The selection of optimum rootstocks and clones has been a large task at Château Haut-Brion, pioneered by Jean-Bernard Delmas, which has greatly contributed to the quality of the plant material in the vineyard. The long-term aim has been to lower yields, not by green-harvesting but by ensuring healthy and balanced vines. The average age of the vines is approximately 35 years with the oldest parcels dating back to the 1930s, planted with an average vine density of 8000 vines/ha.

Harvesting takes place by hand and each parcel is worked by the same team of workers to increase the teams' familiarity with the individual vines. The harvest of the white grapes takes place very early due to the proximity to the city of Bordeaux which results in a warmer microclimate and thus earlier ripening. The red grapes are picked as late as possible, sorted and then pneumatically pressed in whole bunches.
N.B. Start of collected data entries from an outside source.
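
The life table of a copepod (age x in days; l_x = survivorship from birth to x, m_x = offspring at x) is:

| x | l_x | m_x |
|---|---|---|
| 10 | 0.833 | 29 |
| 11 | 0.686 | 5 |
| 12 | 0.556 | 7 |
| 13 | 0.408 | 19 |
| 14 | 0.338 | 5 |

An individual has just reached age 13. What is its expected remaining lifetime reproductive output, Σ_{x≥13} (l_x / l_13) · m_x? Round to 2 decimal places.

23.14

l_13 = 0.408. Conditional survival from age 13 to x is l_x / l_13.
  x=13: (0.408/0.408) × 19 = 19.0000
  x=14: (0.338/0.408) × 5 = 4.1422
Sum = 19.0000 + 4.1422 = 23.1422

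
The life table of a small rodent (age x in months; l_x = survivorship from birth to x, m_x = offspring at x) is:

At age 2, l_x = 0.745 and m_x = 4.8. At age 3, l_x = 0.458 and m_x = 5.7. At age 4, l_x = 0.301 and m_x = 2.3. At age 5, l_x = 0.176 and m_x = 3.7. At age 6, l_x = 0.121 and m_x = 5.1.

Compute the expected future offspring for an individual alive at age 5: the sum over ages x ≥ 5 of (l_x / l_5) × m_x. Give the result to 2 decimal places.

7.21

l_5 = 0.176. Conditional survival from age 5 to x is l_x / l_5.
  x=5: (0.176/0.176) × 3.7 = 3.7000
  x=6: (0.121/0.176) × 5.1 = 3.5062
Sum = 3.7000 + 3.5062 = 7.2062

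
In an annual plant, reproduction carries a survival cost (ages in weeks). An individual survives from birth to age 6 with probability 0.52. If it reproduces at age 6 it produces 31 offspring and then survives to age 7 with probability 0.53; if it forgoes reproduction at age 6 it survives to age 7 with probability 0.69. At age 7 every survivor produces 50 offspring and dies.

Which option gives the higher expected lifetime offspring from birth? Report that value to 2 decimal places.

29.90

breed at age 6: R₀ = 0.52 × (31 + 0.53 × 50) = 0.52 × 57.5000 = 29.9000
delay to age 7: R₀ = 0.52 × (0.69 × 50) = 0.52 × 34.5000 = 17.9400
Higher: breed at age 6 (29.9000).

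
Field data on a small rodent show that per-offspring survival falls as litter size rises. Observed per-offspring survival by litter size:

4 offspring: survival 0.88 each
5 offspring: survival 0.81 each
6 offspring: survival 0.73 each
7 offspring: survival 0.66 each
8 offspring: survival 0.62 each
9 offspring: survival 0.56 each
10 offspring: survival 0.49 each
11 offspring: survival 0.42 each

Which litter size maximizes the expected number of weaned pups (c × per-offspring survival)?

Expected weaned pups = c × s(c):
  c=4: 4 × 0.88 = 3.520
  c=5: 5 × 0.81 = 4.050
  c=6: 6 × 0.73 = 4.380
  c=7: 7 × 0.66 = 4.620
  c=8: 8 × 0.62 = 4.960
  c=9: 9 × 0.56 = 5.040
  c=10: 10 × 0.49 = 4.900
  c=11: 11 × 0.42 = 4.620
Maximum at c = 9 (5.040 weaned pups).

9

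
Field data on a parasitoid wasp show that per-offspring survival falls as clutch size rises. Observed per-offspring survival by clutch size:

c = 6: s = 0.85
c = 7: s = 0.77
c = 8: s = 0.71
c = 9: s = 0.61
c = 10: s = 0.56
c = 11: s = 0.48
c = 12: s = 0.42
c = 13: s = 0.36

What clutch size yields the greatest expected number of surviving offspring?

Expected surviving offspring = c × s(c):
  c=6: 6 × 0.85 = 5.100
  c=7: 7 × 0.77 = 5.390
  c=8: 8 × 0.71 = 5.680
  c=9: 9 × 0.61 = 5.490
  c=10: 10 × 0.56 = 5.600
  c=11: 11 × 0.48 = 5.280
  c=12: 12 × 0.42 = 5.040
  c=13: 13 × 0.36 = 4.680
Maximum at c = 8 (5.680 surviving offspring).

8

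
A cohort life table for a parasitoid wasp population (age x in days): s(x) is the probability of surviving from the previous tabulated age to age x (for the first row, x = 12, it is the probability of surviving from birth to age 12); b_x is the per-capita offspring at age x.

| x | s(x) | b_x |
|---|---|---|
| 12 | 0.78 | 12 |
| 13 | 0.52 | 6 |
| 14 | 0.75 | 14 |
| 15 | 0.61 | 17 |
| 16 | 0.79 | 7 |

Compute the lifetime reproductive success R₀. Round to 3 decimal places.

20.233

Survivorship from birth: l_x = s_12·s_13·…·s_x.
  l_12 = 0.78000
  l_13 = 0.40560
  l_14 = 0.30420
  l_15 = 0.18556
  l_16 = 0.14659
R₀ = Σ l_x b_x:
  age 12: 0.78000 × 12 = 9.3600
  age 13: 0.40560 × 6 = 2.4336
  age 14: 0.30420 × 14 = 4.2588
  age 15: 0.18556 × 17 = 3.1545
  age 16: 0.14659 × 7 = 1.0261
R₀ = 9.3600 + 2.4336 + 4.2588 + 3.1545 + 1.0261 = 20.2331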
There is no skin contact and fermentation takes place in oak barrels with indigenous yeast. After sorting in the field, the red grapes are destemmed, crushed and moved to a special double-tank with fermentation taking place in the top and malolactic fermentation in the bottom, using gravity to move the wine. Previously ageing took place in 100% new oak casks lasting 18 months. This has been reduced to 35% new casks and wine destined for the second wine Le Clarence is aged in 25% new oak. The white wine is aged in 40-45% new oak for 10–12 months. Château Haut-Brion has its own cooperage.

The annual production ranges from 10000 to 12000 winecase of the red grand vin Château Haut-Brion, and from 650 to 850 winecase of Château Haut-Brion Blanc. Of the second wines, the red Le Clarence de Haut-Brion previously named Château Bahans Haut-Brion, has a production of 5000 to 7000 winecase, and the white La Clarté de Haut-Brion, previously named Les Plantiers du Haut-Brion, has a production of 1000 to 1200 winecase.